Technology alone fails without operational design:
Start narrow. Launch with a limited scope—perhaps just answering availability questions for a single vehicle category. Expand capabilities as the system proves reliable.
Test edge cases aggressively. What happens when a customer asks "What's your cheapest car?" or "Do you have anything like a Tesla?" The agent needs graceful handling of ambiguous or comparative queries.
Monitor latency. Each tool call adds time. Batch queries where possible, and consider caching common responses (e.g., featured vehicles) to reduce API costs.
Version your prompts. Small wording changes significantly affect behaviour. Track prompt versions and A/B test improvements.
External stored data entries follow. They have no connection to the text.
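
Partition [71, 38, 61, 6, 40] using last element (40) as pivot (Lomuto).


Pivot: 40
  38 <= 40: swap -> [38, 71, 61, 6, 40]
  6 <= 40: swap -> [38, 6, 61, 71, 40]
Place pivot at 2: [38, 6, 40, 71, 61]

Partitioned: [38, 6, 40, 71, 61]


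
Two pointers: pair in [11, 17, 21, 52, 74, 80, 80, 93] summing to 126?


lo=0(11)+hi=7(93)=104
lo=1(17)+hi=7(93)=110
lo=2(21)+hi=7(93)=114
lo=3(52)+hi=7(93)=145
lo=3(52)+hi=6(80)=132
lo=3(52)+hi=5(80)=132
lo=3(52)+hi=4(74)=126

Yes: 52+74=126


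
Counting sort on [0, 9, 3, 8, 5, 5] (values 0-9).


Input: [0, 9, 3, 8, 5, 5]
Counts: [1, 0, 0, 1, 0, 2, 0, 0, 1, 1]

Sorted: [0, 3, 5, 5, 8, 9]


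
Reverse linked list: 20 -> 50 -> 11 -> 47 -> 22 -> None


Step 1: curr=20, set curr.next=prev(None) | reversed so far: 20
Step 2: curr=50, set curr.next=prev(20) | reversed so far: 50 -> 20
Step 3: curr=11, set curr.next=prev(50) | reversed so far: 11 -> 50 -> 20
Step 4: curr=47, set curr.next=prev(11) | reversed so far: 47 -> 11 -> 50 -> 20
Step 5: curr=22, set curr.next=prev(47) | reversed so far: 22 -> 47 -> 11 -> 50 -> 20

22 -> 47 -> 11 -> 50 -> 20 -> None


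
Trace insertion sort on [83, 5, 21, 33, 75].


Initial: [83, 5, 21, 33, 75]
Insert 5: [5, 83, 21, 33, 75]
Insert 21: [5, 21, 83, 33, 75]
Insert 33: [5, 21, 33, 83, 75]
Insert 75: [5, 21, 33, 75, 83]

Sorted: [5, 21, 33, 75, 83]


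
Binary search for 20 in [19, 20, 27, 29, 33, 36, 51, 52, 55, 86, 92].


Step 1: lo=0, hi=10, mid=5, val=36
Step 2: lo=0, hi=4, mid=2, val=27
Step 3: lo=0, hi=1, mid=0, val=19
Step 4: lo=1, hi=1, mid=1, val=20

Found at index 1


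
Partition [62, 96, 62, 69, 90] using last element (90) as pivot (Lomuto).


Pivot: 90
  62 <= 90: advance i (no swap)
  62 <= 90: swap -> [62, 62, 96, 69, 90]
  69 <= 90: swap -> [62, 62, 69, 96, 90]
Place pivot at 3: [62, 62, 69, 90, 96]

Partitioned: [62, 62, 69, 90, 96]


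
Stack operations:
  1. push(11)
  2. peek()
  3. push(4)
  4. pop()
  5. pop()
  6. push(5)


push(11) -> [11]
peek()->11
push(4) -> [11, 4]
pop()->4, [11]
pop()->11, []
push(5) -> [5]

Final stack: [5]


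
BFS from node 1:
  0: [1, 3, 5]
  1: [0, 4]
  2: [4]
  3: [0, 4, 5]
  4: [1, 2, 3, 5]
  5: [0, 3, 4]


Visit 1, enqueue [0, 4]
Visit 0, enqueue [3, 5]
Visit 4, enqueue [2]
Visit 3, enqueue []
Visit 5, enqueue []
Visit 2, enqueue []

BFS order: [1, 0, 4, 3, 5, 2]


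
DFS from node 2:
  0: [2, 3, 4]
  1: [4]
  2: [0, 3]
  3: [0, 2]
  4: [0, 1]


Visit 2, push [3, 0]
Visit 0, push [4, 3]
Visit 3, push []
Visit 4, push [1]
Visit 1, push []

DFS order: [2, 0, 3, 4, 1]


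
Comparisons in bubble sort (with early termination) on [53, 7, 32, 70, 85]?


Algorithm: bubble sort (with early termination)
Input: [53, 7, 32, 70, 85]
Sorted: [7, 32, 53, 70, 85]

7


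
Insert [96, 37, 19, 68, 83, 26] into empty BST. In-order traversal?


Insert 96: root
Insert 37: L from 96
Insert 19: L from 96 -> L from 37
Insert 68: L from 96 -> R from 37
Insert 83: L from 96 -> R from 37 -> R from 68
Insert 26: L from 96 -> L from 37 -> R from 19

In-order: [19, 26, 37, 68, 83, 96]


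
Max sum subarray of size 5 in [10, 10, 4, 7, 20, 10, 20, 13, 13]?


[0:5]: 51
[1:6]: 51
[2:7]: 61
[3:8]: 70
[4:9]: 76

Max: 76 at [4:9]


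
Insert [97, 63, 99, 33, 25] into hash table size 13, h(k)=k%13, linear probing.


Insert 97: h=6 -> slot 6
Insert 63: h=11 -> slot 11
Insert 99: h=8 -> slot 8
Insert 33: h=7 -> slot 7
Insert 25: h=12 -> slot 12

Table: [None, None, None, None, None, None, 97, 33, 99, None, None, 63, 25]


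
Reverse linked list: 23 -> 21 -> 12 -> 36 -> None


Step 1: curr=23, set curr.next=prev(None) | reversed so far: 23
Step 2: curr=21, set curr.next=prev(23) | reversed so far: 21 -> 23
Step 3: curr=12, set curr.next=prev(21) | reversed so far: 12 -> 21 -> 23
Step 4: curr=36, set curr.next=prev(12) | reversed so far: 36 -> 12 -> 21 -> 23

36 -> 12 -> 21 -> 23 -> None


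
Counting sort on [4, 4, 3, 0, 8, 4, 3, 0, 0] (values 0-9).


Input: [4, 4, 3, 0, 8, 4, 3, 0, 0]
Counts: [3, 0, 0, 2, 3, 0, 0, 0, 1, 0]

Sorted: [0, 0, 0, 3, 3, 4, 4, 4, 8]


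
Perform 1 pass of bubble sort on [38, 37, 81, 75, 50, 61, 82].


Initial: [38, 37, 81, 75, 50, 61, 82]
Pass 1: [37, 38, 75, 50, 61, 81, 82] (4 swaps)

After 1 pass: [37, 38, 75, 50, 61, 81, 82]


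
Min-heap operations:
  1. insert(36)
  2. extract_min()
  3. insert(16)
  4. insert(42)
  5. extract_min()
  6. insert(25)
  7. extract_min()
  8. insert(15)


insert(36) -> [36]
extract_min()->36, []
insert(16) -> [16]
insert(42) -> [16, 42]
extract_min()->16, [42]
insert(25) -> [25, 42]
extract_min()->25, [42]
insert(15) -> [15, 42]

Final heap: [15, 42]


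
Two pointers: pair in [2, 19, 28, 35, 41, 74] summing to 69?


lo=0(2)+hi=5(74)=76
lo=0(2)+hi=4(41)=43
lo=1(19)+hi=4(41)=60
lo=2(28)+hi=4(41)=69

Yes: 28+41=69


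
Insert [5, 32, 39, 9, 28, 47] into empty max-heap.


Insert 5: [5]
Insert 32: [32, 5]
Insert 39: [39, 5, 32]
Insert 9: [39, 9, 32, 5]
Insert 28: [39, 28, 32, 5, 9]
Insert 47: [47, 28, 39, 5, 9, 32]

Final heap: [47, 28, 39, 5, 9, 32]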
Kimi's 200,000+ token context window enables true multi-turn conversations with full history. Its reasoning capabilities handle the disambiguation required in natural customer queries. And its API supports the function calling pattern essential for agent tool use.
Most importantly, Kimi is accessible—available through standard API calls without requiring complex infrastructure setup. This makes it practical for mid-sized businesses to experiment with agentic AI without enterprise-scale budgets.
Custom AI agents represent a shift from chatbots that answer questions to systems that accomplish tasks. For used car sales—and any similar enquiry-heavy business—this means better customer experience, reduced staff workload on routine queries, and clearer escalation paths for complex situations.
The technology is ready. The pattern is proven. The remaining work is thoughtful implementation of the five layers: foundation model, reasoning, tools, memory, and operating model. Get those right, and you have an agent that genuinely serves your customers rather than annoying them.